Spazientita, Meizhen si era diretta nel giardino armata di forbici. Le rose nei vasi stavano appassendo nella sala da giorno, e non sarebbe stato di buon auspicio permettere alla Concubina Imperiale Shan di respirare l'odore dei fiori morti. Tuttavia, neanche il compito più arduo riusciva a occupare la mente della dama di corte.

Meizhen sedette sull'erba, incurante della sporcizia che avrebbe potuto attaccarsi alle sue gonne. Alcune rose giacevano già al suolo, chiedendo di essere raccolte, ma la giovane non aveva alcuna voglia di prenderle. Voleva solo piangere, come non si era permessa di fare dopo il banchetto. Pensare a ciò che aveva fatto Deming le spezzava il cuore.

La guardia non si era neanche opposta al volere dell'imperatore, non aveva cercato di intercedere per lei. Non aveva fatto niente.
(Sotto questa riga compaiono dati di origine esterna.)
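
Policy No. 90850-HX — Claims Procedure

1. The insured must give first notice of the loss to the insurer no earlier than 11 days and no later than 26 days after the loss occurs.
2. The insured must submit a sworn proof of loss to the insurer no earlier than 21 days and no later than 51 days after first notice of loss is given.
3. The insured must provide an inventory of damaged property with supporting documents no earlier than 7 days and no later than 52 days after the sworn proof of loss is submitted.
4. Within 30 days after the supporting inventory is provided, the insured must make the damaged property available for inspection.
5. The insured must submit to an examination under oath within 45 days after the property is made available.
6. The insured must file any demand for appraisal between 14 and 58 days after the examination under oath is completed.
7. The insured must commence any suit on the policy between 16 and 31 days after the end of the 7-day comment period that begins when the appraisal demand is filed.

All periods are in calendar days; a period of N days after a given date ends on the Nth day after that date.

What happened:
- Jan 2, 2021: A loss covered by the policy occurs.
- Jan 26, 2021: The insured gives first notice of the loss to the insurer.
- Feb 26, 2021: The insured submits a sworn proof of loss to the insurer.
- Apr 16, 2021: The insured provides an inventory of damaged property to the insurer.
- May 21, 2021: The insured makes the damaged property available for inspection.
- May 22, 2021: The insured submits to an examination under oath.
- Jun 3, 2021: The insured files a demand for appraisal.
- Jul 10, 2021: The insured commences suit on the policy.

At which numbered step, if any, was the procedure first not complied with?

(1) the permitted window runs from Jan 2, 2021 + 11 = Jan 13, 2021 to Jan 2, 2021 + 26 = Jan 28, 2021; Jan 26, 2021 falls inside that range.
(2) the permitted window runs from Jan 26, 2021 + 21 = Feb 16, 2021 to Jan 26, 2021 + 51 = Mar 18, 2021; done Feb 26, 2021, which is between those dates.
(3) the permitted window runs from Feb 26, 2021 + 7 = Mar 5, 2021 to Feb 26, 2021 + 52 = Apr 19, 2021; Apr 16, 2021 falls inside that range.
(4) due by Apr 16, 2021 + 30 days = May 16, 2021; not done until May 21, 2021, 5 days after the deadline.

Step 4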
Assolutamente niente, se non accettare con gioia e gaudio la proposta di fare ufficialmente parte del clan Dinggiri Hala, a discapito delle conseguenze.

A discapito della loro relazione.

Quel tradimento bruciava più di quello che Eryue le aveva inflitto. Per lo meno la sorella aveva cercato di farsi perdonare, in qualche modo. Deming, invece, non aveva avuto neanche il coraggio di venirle a parlare dopo aver ridotto il suo cuore in mille pezzi.
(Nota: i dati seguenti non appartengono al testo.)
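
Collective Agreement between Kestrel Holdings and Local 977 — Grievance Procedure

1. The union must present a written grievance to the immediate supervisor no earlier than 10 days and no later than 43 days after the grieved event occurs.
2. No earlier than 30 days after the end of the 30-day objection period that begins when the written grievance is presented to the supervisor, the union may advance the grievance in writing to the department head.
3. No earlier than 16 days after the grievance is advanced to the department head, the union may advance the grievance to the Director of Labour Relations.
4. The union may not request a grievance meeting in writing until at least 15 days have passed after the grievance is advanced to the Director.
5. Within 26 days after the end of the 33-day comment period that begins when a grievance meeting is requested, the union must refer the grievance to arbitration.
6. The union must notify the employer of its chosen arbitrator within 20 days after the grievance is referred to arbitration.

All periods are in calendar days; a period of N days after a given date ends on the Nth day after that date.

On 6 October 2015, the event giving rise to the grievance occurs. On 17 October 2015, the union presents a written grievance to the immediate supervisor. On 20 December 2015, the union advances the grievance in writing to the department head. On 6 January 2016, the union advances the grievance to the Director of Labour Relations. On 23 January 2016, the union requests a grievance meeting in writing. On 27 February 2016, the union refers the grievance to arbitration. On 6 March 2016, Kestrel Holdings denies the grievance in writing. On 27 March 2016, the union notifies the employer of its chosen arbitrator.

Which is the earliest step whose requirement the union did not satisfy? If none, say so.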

Meizhen afferrò con cura le rose e si alzò in piedi, il sacchetto qingyang che Deming le aveva regalato dondolava ancora sulla gonna verde smeraldo, unico ricordo di un amore che non sarebbe mai più tornato. Meizhen non se lo sarebbe tolto, tutto sommato era bello.
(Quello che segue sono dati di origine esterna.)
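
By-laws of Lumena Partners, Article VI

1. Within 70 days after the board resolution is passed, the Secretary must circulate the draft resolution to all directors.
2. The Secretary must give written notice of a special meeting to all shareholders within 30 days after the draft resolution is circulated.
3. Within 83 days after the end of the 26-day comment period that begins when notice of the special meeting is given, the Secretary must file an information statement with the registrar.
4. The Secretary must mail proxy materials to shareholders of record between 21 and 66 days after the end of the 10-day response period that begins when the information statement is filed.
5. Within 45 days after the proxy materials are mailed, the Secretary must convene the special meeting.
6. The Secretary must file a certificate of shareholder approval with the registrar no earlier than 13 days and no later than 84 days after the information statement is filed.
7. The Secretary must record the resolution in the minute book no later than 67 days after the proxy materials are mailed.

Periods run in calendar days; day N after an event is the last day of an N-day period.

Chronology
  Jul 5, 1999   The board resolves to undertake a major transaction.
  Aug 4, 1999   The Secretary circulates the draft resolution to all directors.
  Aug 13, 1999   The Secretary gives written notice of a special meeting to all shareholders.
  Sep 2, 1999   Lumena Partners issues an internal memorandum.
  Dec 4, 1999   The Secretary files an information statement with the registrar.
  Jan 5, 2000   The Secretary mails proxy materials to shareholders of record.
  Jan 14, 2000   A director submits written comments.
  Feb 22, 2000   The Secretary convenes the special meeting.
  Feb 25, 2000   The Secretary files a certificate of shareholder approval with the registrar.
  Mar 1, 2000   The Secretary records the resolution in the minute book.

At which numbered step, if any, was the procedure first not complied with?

(1) due by Jul 5, 1999 + 70 days = Sep 13, 1999; completed Aug 4, 1999, before the deadline.
(2) due by Aug 4, 1999 + 30 days = Sep 3, 1999; completed Aug 13, 1999, before the deadline.
(3) due by Sep 8, 1999 + 83 days = Nov 30, 1999; Dec 4, 1999 misses that deadline by 4 days.
The analysis stops there.

Step 3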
La dama di corte venne scossa da un tuono dirompente, che la fece sussultare. Forse era davvero il caso di tornare dentro prima di inzupparsi, del sole non vi era la minima traccia e le nuvole erano diventata talmente nere da sembrare essere cariche di fumo. La giovane si mise dunque in piedi, ma prima di potersi dirigere sotto la veranda venne richiamata da una voce che ben conosceva.

«Meizhen!» urlò Deming, fermo dinnanzi le porte di palazzo Yonghe. Era piegato in due, le guance rosse a causa della fatica e il respiro ridotto a un ansimo continuo.

Meizhen si irrigidì, sapendo di doversi appellare a tutto il suo coraggio per affrontarlo. Così, la donna strinse le rose, sentendo le spine penetrare a fondo nella carne, e si girò, scagliando a Deming uno sguardo glaciale. «Shàoye

Deming si ricompose come meglio poté, sistemando la blusa rossa sulle spalle, poi avanzò verso di lei, cercando di mettere meno distanza possibile fra i loro occhi. «So che sei arrabbiata per quanto è successo ieri notte, ma vorrei parlare con te.»

«Parlare di cosa? Del tuo imminente matrimonio?» sibilò Meizhen, che non aveva alcuna intenzione di farsi umiliare anche da lui. Il principe Haoran aveva ragione, da quanto era entrata a far parte della Città Proibita non aveva fatto altro che sopportare il dolore degli altri, ma nessuno si era mai caricato del proprio. «Mi fidavo di te, Deming. Speravo che i tuoi sentimenti nei miei confronti fossero sinceri.»